La preghiera e il tempo. La sorpresa di Sini
Mario Botta
La piccola comunità di Sini, in provincia di Oristano, nell’entroterra sardo, si è trovata alle prese con la ricostruzione della vecchia chiesa parrocchiale del nucleo storico, divenuta inadeguata e pericolante.
Il progetto di Carlo Atzeni, Maurizio Manias, Silvia Mocci e Franceschino Serra (2012-2017) ha fatto in modo di consolidare la centralità della chiesa all’interno del villaggio, facendosi carico di una ricucitura del tessuto edilizio caratterizzato da muri e stratificazioni che, nel tempo, hanno creato un tessuto edilizio con un forte legame al vernacolo locale. I vicoli, le recinzioni, i muri di sostegno e i tracciati delle contrade contigui alla chiesa risalgono, infatti, a un passato prevalentemente legato a un’economia agricola e rurale, parsimoniosa e intelligente, nella quale il rapporto tra uomo e ambiente esige modestia, misura e ingegno. Ora, all’inizio di un nuovo millennio, ci ritroviamo orfani di un modello di vita tramontato (ma con memorie ancora vive). Proiettati nel bel mezzo della globalizzazione, la ricostruzione di uno spazio che conserva speranze e attese comuni – come quello di una chiesa – pone nuovi interrogativi.

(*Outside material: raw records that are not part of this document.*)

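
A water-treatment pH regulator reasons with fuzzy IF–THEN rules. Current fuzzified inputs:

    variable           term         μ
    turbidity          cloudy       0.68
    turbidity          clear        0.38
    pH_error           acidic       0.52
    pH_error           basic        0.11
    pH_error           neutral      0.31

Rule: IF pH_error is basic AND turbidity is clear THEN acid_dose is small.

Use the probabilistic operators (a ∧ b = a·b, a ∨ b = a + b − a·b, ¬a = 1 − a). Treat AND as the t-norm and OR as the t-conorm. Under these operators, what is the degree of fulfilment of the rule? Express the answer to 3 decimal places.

firing strength: basic=0.11, clear=0.38; AND[a·b] → w = 0.0418

0.042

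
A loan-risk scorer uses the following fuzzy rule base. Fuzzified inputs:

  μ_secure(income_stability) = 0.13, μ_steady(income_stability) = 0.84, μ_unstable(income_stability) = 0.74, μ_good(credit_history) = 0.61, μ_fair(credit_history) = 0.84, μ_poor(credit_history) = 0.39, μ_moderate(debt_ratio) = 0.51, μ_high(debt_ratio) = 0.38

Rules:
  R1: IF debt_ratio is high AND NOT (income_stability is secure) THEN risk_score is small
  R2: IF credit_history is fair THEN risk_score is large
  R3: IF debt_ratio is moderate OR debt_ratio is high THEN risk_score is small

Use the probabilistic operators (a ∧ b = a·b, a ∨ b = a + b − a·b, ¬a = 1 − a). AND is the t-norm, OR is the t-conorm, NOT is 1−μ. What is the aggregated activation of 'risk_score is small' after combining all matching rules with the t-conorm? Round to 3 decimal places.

0.797

R1: high=0.38, ¬secure=1−0.13=0.87; AND[a·b] → w = 0.3306
R2: fair=0.84 → w = 0.8400
R3: moderate=0.51, high=0.38; OR[a + b − a·b] → w = 0.6962
Rules with consequent 'small': {R1, R3} → strengths 0.3306, 0.6962
Aggregate via t-conorm [a + b − a·b]: 0.7966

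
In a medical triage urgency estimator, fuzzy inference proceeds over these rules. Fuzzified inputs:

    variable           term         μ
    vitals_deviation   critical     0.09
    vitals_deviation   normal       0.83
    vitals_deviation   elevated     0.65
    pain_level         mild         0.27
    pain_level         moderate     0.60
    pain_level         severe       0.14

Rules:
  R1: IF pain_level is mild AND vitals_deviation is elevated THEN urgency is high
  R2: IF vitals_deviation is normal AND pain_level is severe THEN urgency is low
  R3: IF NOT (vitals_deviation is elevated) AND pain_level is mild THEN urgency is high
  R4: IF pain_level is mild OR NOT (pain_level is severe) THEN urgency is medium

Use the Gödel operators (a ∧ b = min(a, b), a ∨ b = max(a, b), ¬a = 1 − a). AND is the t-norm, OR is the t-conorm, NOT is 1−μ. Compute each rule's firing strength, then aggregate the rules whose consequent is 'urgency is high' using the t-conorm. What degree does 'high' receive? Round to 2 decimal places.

0.27

R1: mild=0.27, elevated=0.65; AND[min(a, b)] → w = 0.27
R2: normal=0.83, severe=0.14; AND[min(a, b)] → w = 0.14
R3: ¬elevated=1−0.65=0.35, mild=0.27; AND[min(a, b)] → w = 0.27
R4: mild=0.27, ¬severe=1−0.14=0.86; OR[max(a, b)] → w = 0.86
Rules with consequent 'high': {R1, R3} → strengths 0.27, 0.27
Aggregate via t-conorm [max(a, b)]: 0.27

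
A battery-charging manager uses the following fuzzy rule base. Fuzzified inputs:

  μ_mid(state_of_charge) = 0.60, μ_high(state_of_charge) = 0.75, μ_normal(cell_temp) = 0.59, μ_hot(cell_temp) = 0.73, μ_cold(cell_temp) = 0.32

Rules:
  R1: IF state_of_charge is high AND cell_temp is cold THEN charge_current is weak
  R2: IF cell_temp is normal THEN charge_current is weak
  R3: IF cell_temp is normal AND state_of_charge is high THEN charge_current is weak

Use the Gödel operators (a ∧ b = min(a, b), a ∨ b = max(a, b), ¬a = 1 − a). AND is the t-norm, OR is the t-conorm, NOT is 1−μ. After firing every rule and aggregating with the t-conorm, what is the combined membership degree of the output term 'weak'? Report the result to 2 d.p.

R1: high=0.75, cold=0.32; AND[min(a, b)] → w = 0.32
R2: normal=0.59 → w = 0.59
R3: normal=0.59, high=0.75; AND[min(a, b)] → w = 0.59
Rules with consequent 'weak': {R1, R2, R3} → strengths 0.32, 0.59, 0.59
Aggregate via t-conorm [max(a, b)]: 0.59

0.59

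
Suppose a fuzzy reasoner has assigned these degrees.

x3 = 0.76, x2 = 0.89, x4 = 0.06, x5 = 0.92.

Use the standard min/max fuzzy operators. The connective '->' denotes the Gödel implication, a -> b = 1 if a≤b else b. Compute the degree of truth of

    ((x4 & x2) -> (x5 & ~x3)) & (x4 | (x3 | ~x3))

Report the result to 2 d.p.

x4 & x2 = min(a, b) on (0.06, 0.89) = 0.06
~x3 = 1 − 0.76 = 0.24
x5 & ~x3 = min(a, b) on (0.92, 0.24) = 0.24
(x4 & x2) -> (x5 & ~x3)  [Gödel: 1 if a≤b else b] with a=0.06, b=0.24 → 1.00
~x3 = 1 − 0.76 = 0.24
x3 | ~x3 = max(a, b) on (0.76, 0.24) = 0.76
x4 | (x3 | ~x3) = max(a, b) on (0.06, 0.76) = 0.76
((x4 & x2) -> (x5 & ~x3)) & (x4 | (x3 | ~x3)) = min(a, b) on (1.00, 0.76) = 0.76

0.76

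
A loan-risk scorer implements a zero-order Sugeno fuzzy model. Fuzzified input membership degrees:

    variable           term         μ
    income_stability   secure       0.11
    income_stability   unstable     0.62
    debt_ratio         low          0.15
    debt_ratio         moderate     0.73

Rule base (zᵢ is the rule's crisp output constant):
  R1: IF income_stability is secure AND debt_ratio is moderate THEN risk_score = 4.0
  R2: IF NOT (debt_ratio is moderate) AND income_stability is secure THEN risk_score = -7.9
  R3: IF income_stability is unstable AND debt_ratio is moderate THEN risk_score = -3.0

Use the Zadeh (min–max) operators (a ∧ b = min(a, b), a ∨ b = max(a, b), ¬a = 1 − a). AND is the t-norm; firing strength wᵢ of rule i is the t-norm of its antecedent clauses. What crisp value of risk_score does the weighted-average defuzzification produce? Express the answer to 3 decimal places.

-2.725

R1 (z=4.0): secure=0.11, moderate=0.73; AND[min(a, b)] → w = 0.11
R2 (z=-7.9): ¬moderate=1−0.73=0.27, secure=0.11; AND[min(a, b)] → w = 0.11
R3 (z=-3.0): unstable=0.62, moderate=0.73; AND[min(a, b)] → w = 0.62
Weighted average = (0.11·4.0 + 0.11·-7.9 + 0.62·-3.0) / (0.11 + 0.11 + 0.62)
  = -2.2890 / 0.8400 = -2.725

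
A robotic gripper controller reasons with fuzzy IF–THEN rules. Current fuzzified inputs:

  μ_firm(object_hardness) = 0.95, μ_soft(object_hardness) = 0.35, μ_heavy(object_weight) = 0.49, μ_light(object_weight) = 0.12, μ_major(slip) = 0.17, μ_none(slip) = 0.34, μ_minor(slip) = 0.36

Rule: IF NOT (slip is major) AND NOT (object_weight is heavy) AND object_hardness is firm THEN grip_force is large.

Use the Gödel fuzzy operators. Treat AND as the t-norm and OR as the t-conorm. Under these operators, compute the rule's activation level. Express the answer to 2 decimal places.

firing strength: ¬major=1−0.17=0.83, ¬heavy=1−0.49=0.51, firm=0.95; AND[min(a, b)] → w = 0.51

0.51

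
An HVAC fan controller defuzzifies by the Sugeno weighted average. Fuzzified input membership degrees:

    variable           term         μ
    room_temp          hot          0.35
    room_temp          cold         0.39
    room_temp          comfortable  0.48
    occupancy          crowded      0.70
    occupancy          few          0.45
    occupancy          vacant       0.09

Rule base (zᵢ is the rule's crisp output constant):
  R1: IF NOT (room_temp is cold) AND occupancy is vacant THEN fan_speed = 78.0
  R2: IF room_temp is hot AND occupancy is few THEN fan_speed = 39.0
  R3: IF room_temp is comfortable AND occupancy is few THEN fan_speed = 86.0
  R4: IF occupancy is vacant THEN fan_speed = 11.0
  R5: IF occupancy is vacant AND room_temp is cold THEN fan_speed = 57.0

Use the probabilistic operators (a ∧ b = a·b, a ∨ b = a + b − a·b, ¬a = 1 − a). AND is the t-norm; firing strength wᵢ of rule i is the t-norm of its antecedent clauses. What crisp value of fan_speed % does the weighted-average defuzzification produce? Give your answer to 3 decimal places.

R1 (z=78.0): ¬cold=1−0.39=0.61, vacant=0.09; AND[a·b] → w = 0.0549
R2 (z=39.0): hot=0.35, few=0.45; AND[a·b] → w = 0.1575
R3 (z=86.0): comfortable=0.48, few=0.45; AND[a·b] → w = 0.2160
R4 (z=11.0): vacant=0.09 → w = 0.0900
R5 (z=57.0): vacant=0.09, cold=0.39; AND[a·b] → w = 0.0351
Weighted average = (0.0549·78.0 + 0.1575·39.0 + 0.2160·86.0 + 0.0900·11.0 + 0.0351·57.0) / (0.0549 + 0.1575 + 0.2160 + 0.0900 + 0.0351)
  = 31.9914 / 0.5535 = 57.798

57.798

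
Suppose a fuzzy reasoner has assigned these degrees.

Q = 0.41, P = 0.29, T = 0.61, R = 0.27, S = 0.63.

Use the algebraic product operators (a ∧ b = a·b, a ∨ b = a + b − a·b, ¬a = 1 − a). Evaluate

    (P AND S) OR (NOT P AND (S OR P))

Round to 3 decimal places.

0.611

P AND S = a·b on (0.2900, 0.6300) = 0.1827
NOT P = 1 − 0.2900 = 0.7100
S OR P = a + b − a·b on (0.6300, 0.2900) = 0.7373
NOT P AND (S OR P) = a·b on (0.7100, 0.7373) = 0.5235
(P AND S) OR (NOT P AND (S OR P)) = a + b − a·b on (0.1827, 0.5235) = 0.6105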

Nel caso di Sini, il centro storico, seppure modesto, è presente e degno di attenzione: l’edificazione della nuova chiesa rivendica il diritto di testimoniare del nostro tempo, della nostra cultura e dell’attuale sensibilità. È con queste premesse che il gruppo di progettisti ha affrontato questo impegno. Il nuovo impianto planimetrico, in contiguità con i tracciati dell’intorno, risulta convincente attraverso un chiaro raccordo della tipologia ecclesiale a croce latina con il tracciato delle mura perimetrali del terreno. La distinzione – senza ambiguità o concessioni “ambientaliste” del linguaggio architettonico – della nuova edificazione rispetto al contesto paesaggistico dell’intorno, è coraggiosa e appropriata poiché offre un buon esempio di possibile convivenza fra due linguaggi “autentici”, riconoscibili ognuno con la propria identità.
Riconosco come opportuna anche la scala dell’intervento, la misura degli spazi e i rapporti fra le differenti componenti. Inoltre, è ammirevole la chiarezza d’uso dei materiali – calcestruzzo a vista per la muratura, legno per gli infissi, le pareti divisorie e il solaio di copertura – e il ricorso a una illuminazione lineare che profila e ritma le travature delle navate. In altre parole, posso esprimere il mio compiacimento per la perizia da valenti artigiani (già con una sapienza rinascimentale) grazie alla quale tutti gli elementi trovano una misura e una forma espressiva di grande rigore.
Anche la disposizione dell’arredo liturgico (altare, ambone, tabernacolo, sede, crocifisso) merita di essere sottolineata per la sapienza, l’ordine e un adeguato cambiamento di scala, a dimensione umana, che permette il riconoscimento delle funzioni in uno spazio di silenzio e preghiera. Uno spazio – quello della chiesa di Sini – che si avvicina alla rarefazione delle differenti parti e ricorda, in positivo, una qualità museale. Una bella, inaspettata scoperta.